Hurricane Maria Reportedly Caused More Than 4,600 Deaths—Official Death Toll Was 64

In the immediate aftermath of Hurricane Maria, the very low official death toll was seen as questionable. Initially said to be 16 (which President Donald Trump celebrated because it was a fraction of the death toll of Hurricane Katrina), it was later put at 64, which experts continued to doubt and balk at. Months after the storm, a report estimated that the death toll was actually 1,052. This week, an extensive report came out suggesting that the actual death toll is more than four times that at 4,645.

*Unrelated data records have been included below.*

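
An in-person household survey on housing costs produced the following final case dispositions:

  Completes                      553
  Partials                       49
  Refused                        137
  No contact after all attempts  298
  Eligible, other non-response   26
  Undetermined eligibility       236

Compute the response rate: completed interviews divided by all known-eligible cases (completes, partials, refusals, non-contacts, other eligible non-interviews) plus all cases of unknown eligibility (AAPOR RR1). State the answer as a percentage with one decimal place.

Num: 553
Denom: 553 + 49 + 137 + 298 + 26 + 236 = 1299
RR1 = 553 / 1299 = 0.4257

42.6%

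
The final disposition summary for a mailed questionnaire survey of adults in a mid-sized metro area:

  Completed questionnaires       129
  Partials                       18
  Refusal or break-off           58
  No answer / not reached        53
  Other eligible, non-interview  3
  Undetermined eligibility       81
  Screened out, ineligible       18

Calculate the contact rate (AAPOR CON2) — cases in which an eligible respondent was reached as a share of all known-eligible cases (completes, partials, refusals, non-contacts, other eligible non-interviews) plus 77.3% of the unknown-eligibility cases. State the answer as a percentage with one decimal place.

64.3%

Num = 129 + 18 + 58 + 3 = 208
Determined eligible = 129 + 18 + 58 + 53 + 3 = 261
Eligible share of unknowns = 0.7730 × 81 = 62.61
Base = 261 + 62.61 = 323.61
CON2 = 208 / 323.61 = 0.6427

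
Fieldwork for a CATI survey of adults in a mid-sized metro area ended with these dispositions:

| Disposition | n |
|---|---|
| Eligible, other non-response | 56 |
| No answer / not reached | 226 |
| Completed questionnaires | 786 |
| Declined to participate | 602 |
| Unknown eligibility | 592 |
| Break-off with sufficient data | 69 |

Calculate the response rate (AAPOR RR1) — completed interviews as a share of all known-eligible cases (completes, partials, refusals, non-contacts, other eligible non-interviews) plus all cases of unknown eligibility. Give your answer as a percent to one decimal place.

33.7%

Numerator = 786
Base = 786 + 69 + 602 + 226 + 56 + 592 = 2331
RR1 = 786 / 2331 = 0.3372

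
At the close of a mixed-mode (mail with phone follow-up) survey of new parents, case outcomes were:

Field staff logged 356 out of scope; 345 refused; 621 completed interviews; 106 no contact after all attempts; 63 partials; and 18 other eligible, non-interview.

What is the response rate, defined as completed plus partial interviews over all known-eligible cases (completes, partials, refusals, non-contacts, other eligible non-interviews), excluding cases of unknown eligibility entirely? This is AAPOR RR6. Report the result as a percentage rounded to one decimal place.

59.3%

Top = 621 + 63 = 684
Base = 621 + 63 + 345 + 106 + 18 = 1153
RR6 = 684 / 1153 = 0.5932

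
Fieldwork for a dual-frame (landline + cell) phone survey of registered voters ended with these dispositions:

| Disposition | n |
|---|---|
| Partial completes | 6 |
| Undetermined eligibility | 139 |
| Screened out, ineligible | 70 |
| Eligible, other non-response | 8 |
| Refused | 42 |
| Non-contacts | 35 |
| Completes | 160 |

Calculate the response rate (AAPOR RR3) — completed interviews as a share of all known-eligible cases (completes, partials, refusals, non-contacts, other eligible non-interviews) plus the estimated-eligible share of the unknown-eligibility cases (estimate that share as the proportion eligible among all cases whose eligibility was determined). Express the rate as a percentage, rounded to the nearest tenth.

44.5%

Top: 160
Known eligible: 160 + 6 + 42 + 35 + 8 = 251
e = 251 / (251 + 70) = 251 / 321 = 0.7819
Estimated eligible among unknowns: 0.7819 × 139 = 108.68
Denominator: 251 + 108.68 = 359.68
RR3 = 160 / 359.68 = 0.4448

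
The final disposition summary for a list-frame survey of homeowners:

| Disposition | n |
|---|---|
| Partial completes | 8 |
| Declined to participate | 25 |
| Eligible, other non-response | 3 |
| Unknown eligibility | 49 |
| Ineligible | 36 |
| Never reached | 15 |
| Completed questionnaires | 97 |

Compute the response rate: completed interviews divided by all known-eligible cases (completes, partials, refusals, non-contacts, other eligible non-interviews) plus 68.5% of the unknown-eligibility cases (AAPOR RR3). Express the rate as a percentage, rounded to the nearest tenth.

53.4%

Numerator: 97
Eligible (known): 97 + 8 + 25 + 15 + 3 = 148
Estimated eligible among unknowns: 0.6850 × 49 = 33.57
Base: 148 + 33.57 = 181.57
RR3 = 97 / 181.57 = 0.5342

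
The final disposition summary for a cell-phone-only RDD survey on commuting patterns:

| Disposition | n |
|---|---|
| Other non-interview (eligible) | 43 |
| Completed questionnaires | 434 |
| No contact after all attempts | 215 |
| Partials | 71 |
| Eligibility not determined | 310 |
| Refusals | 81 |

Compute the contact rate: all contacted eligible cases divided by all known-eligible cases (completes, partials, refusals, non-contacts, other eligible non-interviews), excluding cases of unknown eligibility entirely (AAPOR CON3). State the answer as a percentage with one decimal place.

74.5%

Numerator: 434 + 71 + 81 + 43 = 629
Base: 434 + 71 + 81 + 215 + 43 = 844
CON3 = 629 / 844 = 0.7453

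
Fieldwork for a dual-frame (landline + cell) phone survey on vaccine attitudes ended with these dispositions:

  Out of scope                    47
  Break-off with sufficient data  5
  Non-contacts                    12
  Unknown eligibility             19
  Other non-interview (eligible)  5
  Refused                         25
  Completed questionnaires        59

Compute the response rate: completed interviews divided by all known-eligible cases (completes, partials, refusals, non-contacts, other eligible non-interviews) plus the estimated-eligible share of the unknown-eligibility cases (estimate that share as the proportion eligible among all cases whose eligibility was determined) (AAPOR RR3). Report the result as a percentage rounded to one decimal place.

49.5%

Numerator: 59
Determined eligible: 59 + 5 + 25 + 12 + 5 = 106
e = 106 / (106 + 47) = 106 / 153 = 0.6928
e × U: 0.6928 × 19 = 13.16
Base: 106 + 13.16 = 119.16
RR3 = 59 / 119.16 = 0.4951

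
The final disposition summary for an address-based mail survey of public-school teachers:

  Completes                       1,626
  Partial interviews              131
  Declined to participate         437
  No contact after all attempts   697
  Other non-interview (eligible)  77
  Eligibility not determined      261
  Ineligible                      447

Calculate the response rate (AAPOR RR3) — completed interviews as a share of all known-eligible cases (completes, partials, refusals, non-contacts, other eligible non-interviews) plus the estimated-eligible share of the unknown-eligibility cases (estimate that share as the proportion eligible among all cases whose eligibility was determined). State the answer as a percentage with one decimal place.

Numerator: 1626
Eligible (known): 1626 + 131 + 437 + 697 + 77 = 2968
e = 2968 / (2968 + 447) = 2968 / 3415 = 0.8691
Eligible share of unknowns: 0.8691 × 261 = 226.84
Base: 2968 + 226.84 = 3194.84
RR3 = 1626 / 3194.84 = 0.5089

50.9%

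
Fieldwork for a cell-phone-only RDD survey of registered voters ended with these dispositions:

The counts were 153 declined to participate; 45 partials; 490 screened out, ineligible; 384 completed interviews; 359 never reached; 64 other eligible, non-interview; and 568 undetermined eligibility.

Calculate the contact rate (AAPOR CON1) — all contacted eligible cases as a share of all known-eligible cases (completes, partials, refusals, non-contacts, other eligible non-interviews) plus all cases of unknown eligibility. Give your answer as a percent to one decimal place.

Num → 384 + 45 + 153 + 64 = 646
Base → 384 + 45 + 153 + 359 + 64 + 568 = 1573
CON1 = 646 / 1573 = 0.4107

41.1%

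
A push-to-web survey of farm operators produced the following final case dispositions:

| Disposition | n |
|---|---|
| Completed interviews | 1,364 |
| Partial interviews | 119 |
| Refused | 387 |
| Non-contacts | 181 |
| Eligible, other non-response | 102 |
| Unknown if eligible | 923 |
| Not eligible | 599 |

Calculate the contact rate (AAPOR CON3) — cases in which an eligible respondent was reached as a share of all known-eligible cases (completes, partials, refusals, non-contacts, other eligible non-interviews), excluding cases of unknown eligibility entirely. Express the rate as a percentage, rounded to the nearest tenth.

Numerator: 1364 + 119 + 387 + 102 = 1972
Base: 1364 + 119 + 387 + 181 + 102 = 2153
CON3 = 1972 / 2153 = 0.9159

91.6%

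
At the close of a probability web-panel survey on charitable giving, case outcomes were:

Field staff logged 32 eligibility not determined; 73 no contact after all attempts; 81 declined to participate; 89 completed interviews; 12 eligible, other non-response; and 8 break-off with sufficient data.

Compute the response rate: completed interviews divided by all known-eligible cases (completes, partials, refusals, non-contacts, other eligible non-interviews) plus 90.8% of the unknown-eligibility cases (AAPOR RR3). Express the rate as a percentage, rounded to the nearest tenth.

30.5%

Num: 89
Known eligible: 89 + 8 + 81 + 73 + 12 = 263
Estimated eligible among unknowns: 0.9080 × 32 = 29.06
Base: 263 + 29.06 = 292.06
RR3 = 89 / 292.06 = 0.3047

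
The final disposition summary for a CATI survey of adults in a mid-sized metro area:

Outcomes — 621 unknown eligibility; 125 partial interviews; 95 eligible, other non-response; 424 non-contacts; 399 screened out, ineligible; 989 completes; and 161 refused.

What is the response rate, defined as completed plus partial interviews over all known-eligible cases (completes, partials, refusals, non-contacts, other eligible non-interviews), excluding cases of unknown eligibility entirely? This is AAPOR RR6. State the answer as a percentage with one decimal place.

Num: 989 + 125 = 1114
Denominator: 989 + 125 + 161 + 424 + 95 = 1794
RR6 = 1114 / 1794 = 0.6210

62.1%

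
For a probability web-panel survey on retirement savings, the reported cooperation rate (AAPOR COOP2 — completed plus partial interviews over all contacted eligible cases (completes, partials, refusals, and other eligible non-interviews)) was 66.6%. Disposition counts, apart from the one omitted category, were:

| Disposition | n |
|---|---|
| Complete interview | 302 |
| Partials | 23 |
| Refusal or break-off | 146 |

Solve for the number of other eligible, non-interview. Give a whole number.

Top → 302 + 23 = 325
COOP2 = 325 / D = 0.666
D = 325 / 0.666 = 488.0
Rest of base = 471
other eligible, non-interview = 488.0 − 471 ≈ 17

17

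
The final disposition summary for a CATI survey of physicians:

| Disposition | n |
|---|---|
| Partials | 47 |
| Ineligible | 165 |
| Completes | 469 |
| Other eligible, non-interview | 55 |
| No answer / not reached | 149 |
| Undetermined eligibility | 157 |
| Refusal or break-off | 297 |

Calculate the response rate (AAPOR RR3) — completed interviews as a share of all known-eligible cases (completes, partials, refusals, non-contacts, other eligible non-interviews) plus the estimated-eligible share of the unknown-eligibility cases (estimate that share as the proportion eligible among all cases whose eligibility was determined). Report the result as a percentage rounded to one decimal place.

Num → 469
Known eligible → 469 + 47 + 297 + 149 + 55 = 1017
e = 1017 / (1017 + 165) = 1017 / 1182 = 0.8604
Eligible share of unknowns → 0.8604 × 157 = 135.08
Denominator → 1017 + 135.08 = 1152.08
RR3 = 469 / 1152.08 = 0.4071

40.7%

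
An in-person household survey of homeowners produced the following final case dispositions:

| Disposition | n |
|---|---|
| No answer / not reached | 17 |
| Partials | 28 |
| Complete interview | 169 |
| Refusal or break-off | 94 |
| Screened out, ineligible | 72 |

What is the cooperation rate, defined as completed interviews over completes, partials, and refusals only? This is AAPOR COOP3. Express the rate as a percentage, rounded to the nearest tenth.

Top: 169
Denominator: 169 + 28 + 94 = 291
COOP3 = 169 / 291 = 0.5808

58.1%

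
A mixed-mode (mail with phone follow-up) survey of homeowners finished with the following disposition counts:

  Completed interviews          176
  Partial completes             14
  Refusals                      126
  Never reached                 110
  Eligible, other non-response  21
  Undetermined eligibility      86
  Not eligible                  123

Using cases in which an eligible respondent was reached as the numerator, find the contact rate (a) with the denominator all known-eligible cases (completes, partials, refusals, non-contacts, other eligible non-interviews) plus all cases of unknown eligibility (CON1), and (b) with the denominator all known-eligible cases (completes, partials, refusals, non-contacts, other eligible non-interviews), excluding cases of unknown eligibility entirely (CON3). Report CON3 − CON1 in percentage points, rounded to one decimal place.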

The report, published in the New England Journal of Medicine and authored by researchers from Harvard and other universities, doesn’t contend that these almost five thousand people died during the storm but as a result, whether that was because of the slow government response, inability to access resources like healthcare or the fact that it took months to restore the U.S. territory’s basic utilities like electricity, phone service and running water.

The team surveyed 3,299 random households across Puerto Rico and asked them questions about deaths in their household and then compared it with official mortality data from 2016.

“The difference is that we went out and we had boots on the ground and we did the interviews,” Domingo Marqués, an associate professor of clinical psychology at Carlos Albizu University in Puerto Rico and one of the report’s authors, told CNN. “Statistically, it’s like having interviewed the whole island.”

Puerto Rican officials have been accused of withholding some of the numbers surrounding post-hurricane deaths.

Thousands of people are still without electricity, and hurricane season has officially started again.

In response to the criticism of possibly overcounting deaths, the research team said that their number may actually be lower than the hurricane-related death toll.

The researchers wrote: “As the United States prepares for its next hurricane season, it will be critical to review how disaster-related deaths will be counted, in order to mobilize an appropriate response operation and account for the fate of those affected.”